Books this good don't come along every day--or even every year-and I'm already late to the praise-party. Harvard Law professor Larry Lessig (the trail-blazing cyberlaw champion) recommended it in the New York Times this week; Susan Crawford (a law professor who served as a top White House advisor) recommended it in an op-ed in Salon/GigaOm yesterday; Brad Burnham, the venture capitalist who was featured earlier this week in the NYT's Room for Debate, also posted an endorsing review on his blog. MIT engineering professor David Reed (one of the key architects of the IP protocol, inventor of the UDP protocol) praises it on the book jacket.

It is not easy material--the Internet's technologies and how innovation actually evolves--but she writes for a general audience, not a technologist or lawyer, and you will learn a lot from, and be challenged by, the ideas in this book.

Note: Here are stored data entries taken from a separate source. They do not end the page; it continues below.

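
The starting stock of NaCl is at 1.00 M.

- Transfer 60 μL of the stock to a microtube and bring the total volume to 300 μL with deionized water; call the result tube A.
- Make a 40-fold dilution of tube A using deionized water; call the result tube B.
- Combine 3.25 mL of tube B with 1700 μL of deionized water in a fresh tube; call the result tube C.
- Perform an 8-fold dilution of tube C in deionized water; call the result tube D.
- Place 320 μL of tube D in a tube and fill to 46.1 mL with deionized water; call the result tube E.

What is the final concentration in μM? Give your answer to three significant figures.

Step 1: 60 μL brought to 300 μL → factor 300/60 = 5
Step 2: 40-fold → factor 40
Step 3: 3.25 mL + 1700 μL = 4.95 mL total → factor 4.95/3.25 = 1.5231
Step 4: 8-fold → factor 8
Step 5: 320 μL brought to 46.1 mL → factor 46100/320 = 144.06
Overall dilution factor = 5 × 40 × 1.5231 × 8 × 144.06 = 3.5107 × 10^5
Final = 1.00 M / 3.5107 × 10^5 = 2.848 × 10^-6 M = 2.85 μM

2.85 μM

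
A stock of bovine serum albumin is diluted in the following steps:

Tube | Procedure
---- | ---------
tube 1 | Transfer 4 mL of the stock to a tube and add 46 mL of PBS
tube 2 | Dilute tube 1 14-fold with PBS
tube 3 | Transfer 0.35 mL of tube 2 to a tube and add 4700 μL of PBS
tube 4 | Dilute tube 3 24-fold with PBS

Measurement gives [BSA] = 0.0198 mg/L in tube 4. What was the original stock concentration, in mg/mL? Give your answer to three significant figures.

Step 1: 4 mL + 46 mL = 50 mL total → factor 50/4 = 12.5
Step 2: 14-fold → factor 14
Step 3: 0.35 mL + 4700 μL = 5.05 mL total → factor 5.05/0.35 = 14.429
Step 4: 24-fold → factor 24
Overall dilution factor = 12.5 × 14 × 14.429 × 24 = 60600
Stock = 0.0198 mg/L × 60600 = 1200 mg/L = 1.20 mg/mL

1.20 mg/mL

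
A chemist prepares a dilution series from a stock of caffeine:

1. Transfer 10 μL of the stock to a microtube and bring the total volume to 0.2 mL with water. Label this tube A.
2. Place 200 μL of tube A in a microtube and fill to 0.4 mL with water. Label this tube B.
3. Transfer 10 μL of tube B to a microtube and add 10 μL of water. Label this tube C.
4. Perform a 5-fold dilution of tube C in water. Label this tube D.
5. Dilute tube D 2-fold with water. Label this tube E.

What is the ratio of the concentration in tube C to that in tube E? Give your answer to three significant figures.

Step 1: 10 μL brought to 0.2 mL → factor 200/10 = 20
Step 2: 200 μL brought to 0.4 mL → factor 400/200 = 2
Step 3: 10 μL + 10 μL = 20 μL total → factor 20/10 = 2
Step 4: 5-fold → factor 5
Step 5: 2-fold → factor 2
Dilution factor to tube C = 80; to tube E = 800
[tube C]/[tube E] = (factor to tube E)/(factor to tube C) = 800/80 = 10.0

10.0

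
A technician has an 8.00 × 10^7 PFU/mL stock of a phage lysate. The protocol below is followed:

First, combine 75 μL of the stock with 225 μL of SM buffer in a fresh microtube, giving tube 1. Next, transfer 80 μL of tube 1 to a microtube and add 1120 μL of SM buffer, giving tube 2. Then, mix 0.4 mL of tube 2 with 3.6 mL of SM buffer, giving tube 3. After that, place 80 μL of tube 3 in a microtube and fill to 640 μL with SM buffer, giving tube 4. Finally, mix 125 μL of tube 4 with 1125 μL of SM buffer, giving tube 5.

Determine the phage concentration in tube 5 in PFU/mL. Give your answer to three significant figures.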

1 out of 5 stars Tedious and Superficial   August 17, 2010
R. Bennett (Portland, OR USA)
4 out of 9 found this review helpful

This book is a crime against the environment. The author's point - that the Internet was designed with a high degree of generality in order to make it easy to bolt new things on it - could have been made more cogently in a blog post. Most of the book is self-referential guides to its convoluted organization or restatements of points that have already been made or which will be made. There's just not that much material there, although there are a lot of footnotes. Reading this book electronically would be a lot easier than reading the paper copy, as you have to do so much flipping to the footnotes; unfortunately, there's no Kindle version available. I guess that's too high tech for the MIT Press.

"Internet Architecture and Innovation" demonstrates the value of a good editor. The author is incredibly long-winded, and the book would have benefited from radical use of the red pencil. You'll skip around a great deal in this book, but that's OK, there are a very small number of points and they're all expressed a couple dozen times or more.

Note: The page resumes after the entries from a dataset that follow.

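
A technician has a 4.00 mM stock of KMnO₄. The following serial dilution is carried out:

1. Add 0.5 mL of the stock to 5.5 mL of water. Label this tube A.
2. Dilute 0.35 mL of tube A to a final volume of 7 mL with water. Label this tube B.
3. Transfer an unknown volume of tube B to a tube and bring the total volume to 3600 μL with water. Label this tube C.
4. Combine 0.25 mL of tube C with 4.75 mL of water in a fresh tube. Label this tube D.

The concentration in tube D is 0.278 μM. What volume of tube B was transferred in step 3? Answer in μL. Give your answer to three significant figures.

1.20 × 10^3 μL

Step 1: 0.5 mL + 5.5 mL = 6 mL total → factor 6/0.5 = 12
Step 2: 0.35 mL brought to 7 mL → factor 7/0.35 = 20
Step 3: v brought to 3600 μL → factor = 3600 μL/v
Step 4: 0.25 mL + 4.75 mL = 5 mL total → factor 5/0.25 = 20
Product of known-step factors = 4800
Overall factor = 4.00 mM / (0.278 μM) = 14388
Step-3 factor = 14388 / 4800 = 2.9976
v = 3600 μL / 2.9976 = 1.20 × 10^3 μL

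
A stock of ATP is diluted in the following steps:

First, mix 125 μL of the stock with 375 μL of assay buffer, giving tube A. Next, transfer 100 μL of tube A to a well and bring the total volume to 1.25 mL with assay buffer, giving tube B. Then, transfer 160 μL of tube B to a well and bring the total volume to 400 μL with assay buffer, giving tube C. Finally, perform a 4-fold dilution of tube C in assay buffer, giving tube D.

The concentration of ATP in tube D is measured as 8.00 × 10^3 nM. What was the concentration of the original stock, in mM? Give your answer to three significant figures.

4.00 mM

Step 1: 125 μL + 375 μL = 500 μL total → factor 500/125 = 4
Step 2: 100 μL brought to 1.25 mL → factor 1250/100 = 12.5
Step 3: 160 μL brought to 400 μL → factor 400/160 = 2.5
Step 4: 4-fold → factor 4
Overall dilution factor = 4 × 12.5 × 2.5 × 4 = 500
Stock = 8.00 × 10^3 nM × 500 = 4.000 × 10^6 nM = 4.00 mM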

The principal problem with the book is the author's lack of understanding of the engineering process. Engineers, unlike law professors writing books about engineering, don't work from first principles like the Internet's retrospective end-to-end arguments principle; they make tradeoffs and design toward a goal or set of goals. Thus, when the Internet was built the project manager, Bob Kahn, adapted a design that had already been proved in the French research network CYCLADES rather than starting with a blank slate. CYCLADES designer Louis Pouzin went with an "architecture" that was appropriate for a research network, and not very suitable for an everyday network for unskilled people. The Internet has proved difficult to manage and expensive to operate because this research-centric design is still there. Security, privacy, viruses, spam, and denial of service attacks raise the price and lower the utility of the Internet, all a direct consequence of its organization.

The author is right that the Internet's organization makes it easy for some application programmers to bring new information services on-line, but wrong about the scope of the innovations it permits. Regardless of the system architecture, the services offered by a network constrain application developers. The telephone network was innovation-limiting because it's a slow, narrow-band system, not because it lacks end-to-end architecture.

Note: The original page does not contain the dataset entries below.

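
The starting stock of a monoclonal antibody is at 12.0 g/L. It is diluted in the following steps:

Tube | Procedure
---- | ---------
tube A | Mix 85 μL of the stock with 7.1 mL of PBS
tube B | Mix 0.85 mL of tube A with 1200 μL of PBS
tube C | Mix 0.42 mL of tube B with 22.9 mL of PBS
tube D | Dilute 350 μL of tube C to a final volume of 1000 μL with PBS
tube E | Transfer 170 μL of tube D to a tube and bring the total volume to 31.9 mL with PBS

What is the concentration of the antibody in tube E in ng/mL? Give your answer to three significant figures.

1.98 ng/mL

Step 1: 85 μL + 7.1 mL = 7185 μL total → factor 7185/85 = 84.529
Step 2: 0.85 mL + 1200 μL = 2.05 mL total → factor 2.05/0.85 = 2.4118
Step 3: 0.42 mL + 22.9 mL = 23.32 mL total → factor 23.32/0.42 = 55.524
Step 4: 350 μL brought to 1000 μL → factor 1000/350 = 2.8571
Step 5: 170 μL brought to 31.9 mL → factor 31900/170 = 187.65
Overall dilution factor = 84.529 × 2.4118 × 55.524 × 2.8571 × 187.65 = 6.0687 × 10^6
Final = 12.0 g/L / 6.0687 × 10^6 = 1.977 × 10^-6 g/L = 1.98 ng/mL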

Because the Internet offers poor support for performance-intensive real-time applications (gaming, video conferencing, other forms of communication-oriented rather than content-oriented apps) the designers of these applications pay an innovation tax in the form of extra effort that effectively subsidizes content-oriented applications. They also end up bypassing most of the Internet through Content Delivery Networks and managed services. So the author is wrong regarding her claim that the Internet is the best of all possible networks from the innovator's perspective; it's good for some applications, but not for others.

If you must read this book for your job or a school assignment, wait for the Kindle version if you can (MIT Press says it will be three years from now;) it's just too tedious on paper.